I Am [Affected]

by Poet on the Piano   May 12, 2013


I don't need sleep - it doesn't need me.
Three days have passed and I have come
out strong, the light at the end of the tunnel
a flaming torch still on fire...

Pressure (pressure)
every word I've ever swallowed
is
Racing.
My thoughts are born wild
and I am a hurricane upon forests
that all quake
when I stomp through.

There is little control, though philosophers
tell me in their studies my mind is capable
(of power beyond imagination).
I am confused about gravity.
Panic... panic sings out in a soprano
voice suited for angels.

Everyone crowds, the discomfort makes my
cheeks itch.

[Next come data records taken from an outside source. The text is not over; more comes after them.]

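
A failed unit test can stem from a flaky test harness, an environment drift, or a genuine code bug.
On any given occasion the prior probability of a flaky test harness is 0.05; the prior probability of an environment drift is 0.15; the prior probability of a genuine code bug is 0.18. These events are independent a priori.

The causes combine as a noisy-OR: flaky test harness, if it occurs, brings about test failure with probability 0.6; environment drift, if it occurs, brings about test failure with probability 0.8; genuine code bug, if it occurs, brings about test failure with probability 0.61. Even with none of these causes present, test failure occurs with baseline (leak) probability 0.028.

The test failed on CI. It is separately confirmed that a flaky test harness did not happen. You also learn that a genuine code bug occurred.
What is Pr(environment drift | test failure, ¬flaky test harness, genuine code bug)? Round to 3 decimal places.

Pr(environment drift | test failure, ¬flaky test harness, genuine code bug) ≈ 0.208

Under noisy-OR, P(test failure | causes) = 1 − (1−0.028)·∏(1−qᵢ) over the active causes.
P(test failure | ¬flaky test harness, genuine code bug) = 0.62092·0.85 + 0.924184·0.15 = 0.527782 + 0.138628 = 0.666410
Of this, 0.138628 comes from 0.924184·0.15 (the environment drift=true cases).
So P(environment drift | test failure, ¬flaky test harness, genuine code bug) = 0.138628/0.666410 ≈ 0.208.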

Acceptance, admittance, there
is so much I could be judged about.
I feel embarrassed about fearing their
criticism, but it soaks into my thoughts
and can't be drained.
What do I do with social interactions?

-
And I can't seem to complete this breath
because time beckons me with dark, sour fingers
I want to open up to.

-
5/12/13 @ 5:08 pm written about Bipolar Disorder which I don't have but I wanted a prompt, on the darker side, and was thinking about mood swings. I did a bit of research just touching the surface of this disorder, I don't know a lot about if. I know it can be hard to diagnose and that some may have certain symptoms and others may not depending on the severity, I wanted to attempt looking into it further from the mania and depressive states. Thanks.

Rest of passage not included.